Public Scholarship

The CFDE offers a number of resources and opportunities throughout the year for faculty interested in engaging non-academic audiences with their scholarly work.

May 7: Science Communication

Lessons Learned from the COVID-19 Pandemic

Lecture and Q&A
Siouxsie Wiles
Microbiologist and Science Communicator
Head of the Bioluminescent Superbugs Lab, University of Auckland 

Co-Sponsored by the Center for Faculty Development and Excellence and the Center for the Study of Human Health 

Tuesday May 7

2:00 p.m.

School of Medicine 110 and via Zoom

In this era of ‘fake news’, ill-informed influencers, and social media algorithms, effective science communication is vital for maintaining public trust and surviving the challenges we face as a species. A microbiologist by training, Siouxsie Wiles has spent more than a decade learning how to be a better communicator, from blogging and podcasting to working with artists and illustrators. When the pandemic arrived, Siouxsie joined forces with cartoonist Toby Morris to make the science of the pandemic clear and understandable. Their award-winning graphics were translated into multiple languages and adapted by governments and organisations worldwide. Siouxsie was one of the BBC’s 100 influential women of 2020, and the 2021 New Zealander of the Year. In her talk, Siouxsie will discuss what her experiences during COVID-19 have taught her about effective science communication.

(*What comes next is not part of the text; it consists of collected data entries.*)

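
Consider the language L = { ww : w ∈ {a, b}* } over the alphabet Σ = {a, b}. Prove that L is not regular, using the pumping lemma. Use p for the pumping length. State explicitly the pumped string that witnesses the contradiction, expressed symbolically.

a^{p+k} b^p a^p b^p

Assume L is regular; let p be its pumping constant.
Take w = a^p b^p a^p b^p = uu where u = a^pb^p; then w ∈ L and |w| = 4p ≥ p.
Write w = xyz as guaranteed by the lemma, with |xy| ≤ p and y is nonempty.
Because |xy| ≤ p and w begins with p copies of a, we have y = a^k with 1 ≤ k ≤ p.
Pump with i = 2: xy^2z = a^{p+k} b^p a^p b^p, of length 4p+k. Suppose this equals vv. The string starts with a and ends with b, so v does too; thus the boundary between the two copies of v is a b→a transition. There is exactly one such transition, at position 2p+k, so |v| = 2p+k and |vv| = 4p+2k ≠ 4p+k since k ≥ 1. So xy^2z ∉ L.
Contradiction. Therefore L is not regular.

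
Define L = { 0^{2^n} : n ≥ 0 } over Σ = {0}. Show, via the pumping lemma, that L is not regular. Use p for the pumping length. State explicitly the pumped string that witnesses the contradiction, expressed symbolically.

Assume L is regular; let p be its pumping constant.
Take w = 0^{2^p} ∈ L with |w| = 2^p ≥ p.
The pumping lemma gives a decomposition w = xyz where |xy| ≤ p and |y| ≥ 1.
Then y = 0^k for some k with 1 ≤ k ≤ p.
Pump with i = 2: xy^2z = 0^{2^p+k}. Since 1 ≤ k ≤ p < 2^p, we have 2^p < 2^p+k < 2^{p+1}, so 2^p+k is not a power of 2. So xy^2z ∉ L.
This contradicts the pumping lemma, so L is not regular.

0^{2^p+k}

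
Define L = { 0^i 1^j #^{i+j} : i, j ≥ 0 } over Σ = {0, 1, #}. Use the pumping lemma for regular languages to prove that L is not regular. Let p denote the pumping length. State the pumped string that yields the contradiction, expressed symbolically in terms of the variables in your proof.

Assume L is regular; let p be its pumping constant.
Take w = 0^p 1^p #^{2p} ∈ L (with i=j=p, i+j=2p), |w| = 4p ≥ p.
The pumping lemma gives a decomposition w = xyz where |xy| ≤ p and |y| > 0.
Since the first p symbols of w are all 0's and |xy| ≤ p, y lies entirely in the leading 0-block: y = 0^k for some k with 1 ≤ k ≤ p.
Consider xy^2z = 0^{p+k} 1^p #^{2p}. Now the 0- and 1-counts sum to 2p+k, but the #-count is 2p ≠ 2p+k. So xy^2z ∉ L.
This contradicts the pumping lemma, so L is not regular.

0^{p+k} 1^p #^{2p}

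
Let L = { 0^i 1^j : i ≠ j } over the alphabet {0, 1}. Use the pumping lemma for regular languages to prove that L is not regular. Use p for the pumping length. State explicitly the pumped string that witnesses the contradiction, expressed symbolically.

0^{p+p!} 1^{p+p!}

Assume L is regular; let p be its pumping constant.
Choose w = 0^p 1^{p+p!}. Since p ≠ p+p!, w ∈ L; and |w| ≥ p.
Write w = xyz as guaranteed by the lemma, with |xy| ≤ p and y is nonempty.
Because |xy| ≤ p and w begins with p copies of 0, we have y = 0^k with 1 ≤ k ≤ p.
Since 1 ≤ k ≤ p, k divides p!; set t = 1 + p!/k. Then xy^t z has p + (p!/k)·k = p + p! copies of 0. Now the 0-count equals the 1-count, so i ≠ j fails. So xy^t z = 0^{p+p!} 1^{p+p!} ∉ L.
This is a contradiction; hence L is not regular.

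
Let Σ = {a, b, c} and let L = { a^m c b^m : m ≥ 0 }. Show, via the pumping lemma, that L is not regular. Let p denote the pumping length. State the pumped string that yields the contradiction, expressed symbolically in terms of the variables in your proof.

Toward a contradiction, assume L is regular with pumping length p.
Take w = a^p c b^p ∈ L with |w| = 2p+1 ≥ p.
The pumping lemma gives a decomposition w = xyz where |xy| ≤ p and |y| > 0.
The first p characters of w are a's, so xy (and hence y) consists only of a's. Write y = a^k, 1 ≤ k ≤ p.
Pump with i = 2: xy^2z = a^{p+k} c b^p, which would require p+k = p. But k ≥ 1, so xy^2z ∉ L.
This is a contradiction; hence L is not regular.

a^{p+k} c b^p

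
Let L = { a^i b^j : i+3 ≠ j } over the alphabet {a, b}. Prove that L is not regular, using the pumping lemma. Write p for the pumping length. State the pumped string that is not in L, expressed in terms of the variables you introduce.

a^{p+p!} b^{p+p!+3}

Assume L is regular; let p be its pumping constant.
Choose w = a^p b^{p+p!+3}. Since p ≠ (p+p!+3)-3 = p+p!, w ∈ L; and |w| ≥ p.
By the pumping lemma, w = xyz with |xy| ≤ p and |y| > 0.
Because |xy| ≤ p and w begins with p copies of a, we have y = a^k with 1 ≤ k ≤ p.
Since 1 ≤ k ≤ p, k divides p!; set t = 1 + p!/k. Then xy^t z has p + (p!/k)·k = p + p! copies of a. Now the a-count is p+p! and (b-count)-3 = (p+p!+3)-3 = p+p!, so i+3 ≠ j fails. So xy^t z = a^{p+p!} b^{p+p!+3} ∉ L.
Contradiction. Therefore L is not regular.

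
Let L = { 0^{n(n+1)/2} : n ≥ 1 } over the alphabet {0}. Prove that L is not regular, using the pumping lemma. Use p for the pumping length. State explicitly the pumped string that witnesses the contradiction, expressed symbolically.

0^{p(p+1)/2+k}

Assume L is regular. Let p be the pumping length given by the pumping lemma.
Take w = 0^{p(p+1)/2} ∈ L with |w| = p(p+1)/2 ≥ p.
Write w = xyz as guaranteed by the lemma, with |xy| ≤ p and |y| > 0.
Then y = 0^k for some k with 1 ≤ k ≤ p.
Pump with i = 2: xy^2z = 0^{p(p+1)/2+k}. Since 1 ≤ k ≤ p, p(p+1)/2 < p(p+1)/2+k ≤ p(p+1)/2+p < (p+1)(p+2)/2, so p(p+1)/2+k is strictly between consecutive triangular numbers. So xy^2z ∉ L.
Contradiction. Therefore L is not regular.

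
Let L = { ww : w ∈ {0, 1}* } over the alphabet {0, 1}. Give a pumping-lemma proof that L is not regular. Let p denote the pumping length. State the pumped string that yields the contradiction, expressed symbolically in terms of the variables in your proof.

Assume L is regular; let p be its pumping constant.
Take w = 0^p 1^p 0^p 1^p = uu where u = 0^p1^p; then w ∈ L and |w| = 4p ≥ p.
The pumping lemma gives a decomposition w = xyz where |xy| ≤ p and |y| > 0.
Since the first p symbols of w are all 0's and |xy| ≤ p, y lies entirely in the leading 0-block: y = 0^k for some k with 1 ≤ k ≤ p.
Pump with i = 2: xy^2z = 0^{p+k} 1^p 0^p 1^p, of length 4p+k. Suppose this equals vv. The string starts with 0 and ends with 1, so v does too; thus the boundary between the two copies of v is a 1→0 transition. There is exactly one such transition, at position 2p+k, so |v| = 2p+k and |vv| = 4p+2k ≠ 4p+k since k ≥ 1. So xy^2z ∉ L.
This contradicts the pumping lemma, so L is not regular.

0^{p+k} 1^p 0^p 1^p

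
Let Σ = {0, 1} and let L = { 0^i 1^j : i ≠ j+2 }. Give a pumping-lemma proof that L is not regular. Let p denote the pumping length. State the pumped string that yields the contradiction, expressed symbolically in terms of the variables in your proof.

Assume L is regular. Let p be the pumping length given by the pumping lemma.
Choose w = 0^p 1^{p+p!-2}. Since p ≠ (p+p!-2)+2 = p+p!, w ∈ L; and |w| ≥ p.
Write w = xyz as guaranteed by the lemma, with |xy| ≤ p and y is nonempty.
Because |xy| ≤ p and w begins with p copies of 0, we have y = 0^k with 1 ≤ k ≤ p.
Since 1 ≤ k ≤ p, k divides p!; set t = 1 + p!/k. Then xy^t z has p + (p!/k)·k = p + p! copies of 0. Now the 0-count is p+p! and (1-count)+2 = (p+p!-2)+2 = p+p!, so i ≠ j+2 fails. So xy^t z = 0^{p+p!} 1^{p+p!-2} ∉ L.
This is a contradiction; hence L is not regular.

0^{p+p!} 1^{p+p!-2}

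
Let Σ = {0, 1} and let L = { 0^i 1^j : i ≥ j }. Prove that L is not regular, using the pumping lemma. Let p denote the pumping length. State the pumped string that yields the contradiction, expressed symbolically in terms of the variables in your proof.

0^{p-k} 1^p

Assume L is regular; let p be its pumping constant.
Choose w = 0^p 1^p ∈ L, with |w| = 2p ≥ p.
By the pumping lemma, w = xyz with |xy| ≤ p and y is nonempty.
The first p characters of w are 0's, so xy (and hence y) consists only of 0's. Write y = 0^k, 1 ≤ k ≤ p.
Consider xy^0z = xz = 0^{p-k} 1^p. Since k ≥ 1, the 0-count p-k is less than p, so i ≥ j fails; thus xz ∉ L.
This contradicts the pumping lemma, so L is not regular.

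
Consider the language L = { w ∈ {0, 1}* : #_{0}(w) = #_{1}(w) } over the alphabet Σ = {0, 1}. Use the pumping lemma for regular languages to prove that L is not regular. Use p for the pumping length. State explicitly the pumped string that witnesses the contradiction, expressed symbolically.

0^{p+k} 1^p

Assume L is regular; let p be its pumping constant.
Choose w = 0^p 1^p ∈ L with |w| = 2p ≥ p.
By the pumping lemma, w = xyz with |xy| ≤ p and y is nonempty.
Since the first p symbols of w are all 0's and |xy| ≤ p, y lies entirely in the leading 0-block: y = 0^k for some k with 1 ≤ k ≤ p.
Pump with i = 2: xy^2z = 0^{p+k} 1^p has p+k occurrences of 0 but only p of 1. Since k ≥ 1 the counts differ, so xy^2z ∉ L.
This contradicts the pumping lemma, so L is not regular.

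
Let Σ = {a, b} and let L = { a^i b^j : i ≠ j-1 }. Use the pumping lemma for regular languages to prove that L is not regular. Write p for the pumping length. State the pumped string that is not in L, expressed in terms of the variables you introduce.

Assume L is regular; let p be its pumping constant.
Choose w = a^p b^{p+p!+1}. Since p ≠ (p+p!+1)-1 = p+p!, w ∈ L; and |w| ≥ p.
By the pumping lemma, w = xyz with |xy| ≤ p and |y| > 0.
Since the first p symbols of w are all a's and |xy| ≤ p, y lies entirely in the leading a-block: y = a^k for some k with 1 ≤ k ≤ p.
Since 1 ≤ k ≤ p, k divides p!; set t = 1 + p!/k. Then xy^t z has p + (p!/k)·k = p + p! copies of a. Now the a-count is p+p! and (b-count)-1 = (p+p!+1)-1 = p+p!, so i ≠ j-1 fails. So xy^t z = a^{p+p!} b^{p+p!+1} ∉ L.
This contradicts the pumping lemma, so L is not regular.

a^{p+p!} b^{p+p!+1}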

Public Scholarship Programs

Held every 3 to 4 years, the Public Scholars' Institute is a four-session curriculum for faculty interested in engaging more deeply with various forms of traditional and new media, to heighten the profile and influence of their research and scholarship. 

The institute takes place once per month and is sequentially structured, so that each session builds on the content of the previous one. The intention is to create a community of learners who can continue to support one another after the institute.

The curriculum is hands-on and experiential, with workshops focused on helping participants hone their expertise in each topic area. Each session will be led by an Emory professional with expertise in that particular area, in partnership with a faculty member with significant related experience.  

The four sessions of the curriculum cover the following topics: 

  • Communicating to a General Audience: Exploring best practices for persuasive communication that makes messages memorable for non-specialist readers
  • Your Online Identity and Choosing a Social Medium: Providing online and social media strategies to extend the reach of research and scholarship
  • Media Training (or, How to Become an Expert): Introducing strategies for working effectively with mainstream media outlets and with print/digital reporters
  • Using improvisational theater techniques to engage non-expert audiences with research and ideas in live settings

The CFDE partners with other units on campus periodically to bring the OpEd Project's two-day "Write to Change the World" workshop to Emory. The OpEd Project provides professional training on how to craft and place op-eds, with a mission "to increase the range of voices and quality of ideas we hear in the world." 

The Emory Center for Faculty Development and Excellence, Emory College of Arts and Sciences, and the Nell Hodgson Woodruff School of Nursing will host the Alan Alda Center for Communicating Science for a two-day workshop for Emory faculty in STEM fields in May 2022 (postponed from May 2020 due to COVID-19, the cohort for this workshop was selected in 2020).

On day one of this two-day workshop, Alda Center instructors will guide participants through improvisation exercises to help them become more aware of connecting and engaging with various audiences. Participants will notice a transformation in the way they approach communication, relating to others in a more empathic way. This is the basis for good communication, and the fundamental approach for the Alda Method™.

The second day of training will allow participants time to reflect upon lessons learned from improvisation exercises and begin to apply new skills to refine and practice presenting their work in a new and more engaging way. 

The Alan Alda Center for Communicating Science at Stony Brook University advances science and medicine through training in clear and vivid communication. They envision a world that recognizes the wonder and value of science. They value authenticity, honesty, integrity, collaboration, continuous improvement, and commitment to excellence. 

During his 11 years hosting the PBS television series Scientific American Frontiers, Alan Alda realized that the conversational approach he took in interviewing scientists led to a surprisingly spontaneous and vivid presentation of their work. Using improvisational techniques he had learned in 50 years of acting on stage on on-screen, Alda devised The Alda Method™. Since 2009, the Alda Center has used this training methodology to improve the communication skills of thousands of scientists and health professionals throughout the world.

Public Scholarship Funding

The CFDE offers the Public Scholarship Advancement (PSA) fund, a grant program designed to help faculty advance public scholarship-related activities. These grants of up to $2500 are intended to support Emory faculty members interested in moving their research and writing into the realm of public influence.